Quantos anos terá? 70? Quem, hoje em dia, sabe quem foi ele? A imprensa de direita se deteriorou tanto, que a gente chega a pensar se o Roda Viva vai fazer a apologia do maior dedo duro da história do País.
Da Agência Carta Maior.
Soledad, a mulher do Cabo Anselmo
Urariano Mota
Em 1970, de volta ao Brasil, Anselmo foi preso pela ditadura militar. Em troca da liberdade, delatou perseguidos políticos ao delegado Sérgio Paranhos Fleury, do Dops. A lista de denuciados incluía sua namorada, Soledad Viedma, que acabou morta devido à tortura. Quem lê "Soledad no Recife" pergunta sempre qual a natureza da minha relação com Soledad Barrett Viedma, a bela guerreira que foi mulher do Cabo Anselmo. Eu sempre respondo que não fomos amantes, que não fomos namorados. Mas que a amo, de um modo apaixonado e definitivo, enquanto vida eu tiver. Então os leitores voltam, até mesmo a editora do livro, da Boitempo: "mas você não a conheceu?". E lhes digo, sim, eu a conheci, depois da sua morte. E explico, ou tento explicar. Quem foi, quem é Soledad Barrett Viedma? Qual a sua força e drama, que a maioria dos brasileiros desconhece? De modo claro e curto, ela foi a mulher do Cabo Anselmo, que ele entregou a Fleury em 1973. Sem remorso e sem dor, o Cabo Anselmo a entregou grávida para a execução. Com mais cinco militantes contra a ditadura, no que se convencionou chamar "O massacre da granja São Bento". Essa execução coletiva é o ponto. No entanto, por mais eloquente, essa coisa vil não diz tudo. E tudo é, ou quase tudo. Entre os assassinados existem pessoas inimagináveis a qualquer escritor de ficção. Pauline Philipe Reichstul, presa aos chutes como um cão danado, a ponto de se urinar e sangrar em público, teve anos depois o irmão, Henri Philipe, como presidente da Petrobras. Jarbas Pereira Marques, vendedor em uma livraria do Recife, arriscou e entregou a própria vida para não sacrificar a da sua mulher, grávida, com o "bucho pela boca". Apesar de apavorado, por saber que Fleury e Anselmo estavam à sua procura, ele se negou a fugir, para que não fossem em cima da companheira, muito frágil, conforme ele dizia.

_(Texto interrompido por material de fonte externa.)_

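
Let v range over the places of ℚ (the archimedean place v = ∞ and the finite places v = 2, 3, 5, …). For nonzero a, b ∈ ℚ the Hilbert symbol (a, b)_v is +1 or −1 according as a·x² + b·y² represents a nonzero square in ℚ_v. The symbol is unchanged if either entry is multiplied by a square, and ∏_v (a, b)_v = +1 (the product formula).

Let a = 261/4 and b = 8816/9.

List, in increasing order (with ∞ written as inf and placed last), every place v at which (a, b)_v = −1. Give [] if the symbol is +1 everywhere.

(a, b) ≡ (29, 551) mod (ℚ^×)²; places V = {2, 3, 19, 29, ∞}.
(a,b)_19: α=0, u≡13; β=1, v≡3 (mod 19); (13|19)=-1, (3|19)=-1; sign (−1)^0·-1^1·-1^0 = -1.
(a,b)_29: α=1, u≡24; β=1, v≡8 (mod 29); (24|29)=+1, (8|29)=-1; sign (−1)^0·+1^1·-1^1 = -1.
(a,b)_3: α=2, u≡2; β=-2, v≡2 (mod 3); (2|3)=-1, (2|3)=-1; sign (−1)^0·-1^-2·-1^2 = +1.
(a,b)_∞: sgn(29)=+, sgn(551)=+, so +1.
(a,b)_2: α=-2, β=4; u≡5, v≡7 (mod 8); ε(u)ε(v)=0·1, αω(v)=-2·0, βω(u)=4·1; sum ≡ 0  ⇒  +1.
Ram(29, 551) = {19, 29}; no ℚ_19-point on the conic.

[19, 29]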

Que escritor épico seria capaz de espelhar tal grandeza?
(Nota da Redação: O programa Roda Viva, da TV Cultura de São Paulo, entrevista nesta segunda, às 22 horas, o ex-militar José Anselmo dos Santos, o Cabo Anselmo, ex-participante de um motim na Marinha, nos anos 60, que, após um período de exílio em Cuba, voltou para o Brasil, foi preso e delatou perseguidos políticos ao delegado Sérgio Paranhos Fleury, do Dops. A lista de denunciados incluiu sua companheira, Soledad Viedma, que acabou torturada e morta pela ditadura. A TV Cultura escolheu o Cabo Anselmo como entrevistado para marcar a estreia de Mário Sérgio Conti, ex-diretor da Veja e atual diretor de redação da revista Piauí, na condução do programa. A escolha se dá justo no momento em que se discute no Brasil a instalação da Comissão da Verdade, que enfrenta muita resistência de setores que insistem em manter na penumbra fatos ocorridos em um dos períodos mais tenebrosos da história do Brasil.
A íntegra.
PS: Cabo Anselmo é um velho de 69 anos, que fez plástica e tem boa saúde, aparentemente: esperto, falante, raciocínio rápido. Mas fica tergiversando, sorri ao falar do assassinato da Soledad, e não diz nada importante. Entrevista ruim, daquelas em que a aparência (o líder marinheiro de 64, depois guerrilheiro em Cuba, depois dedo duro, depois clandestino em pleno século XXI, falando longamente na tevê pela primeira vez) é mais significativa do que o conteúdo. O novo formato do RV é a volta ao velho e bom formato (a novidade é que, pelo menos na TV Brasil e na Rede Minas, começa à meia-noite), que emociona, pela câmara do alto girando na abertura e pela lembrança de grandes entrevistas, mas o que faz o programa ser bom é a qualidade do entrevistado e dos entrevistadores.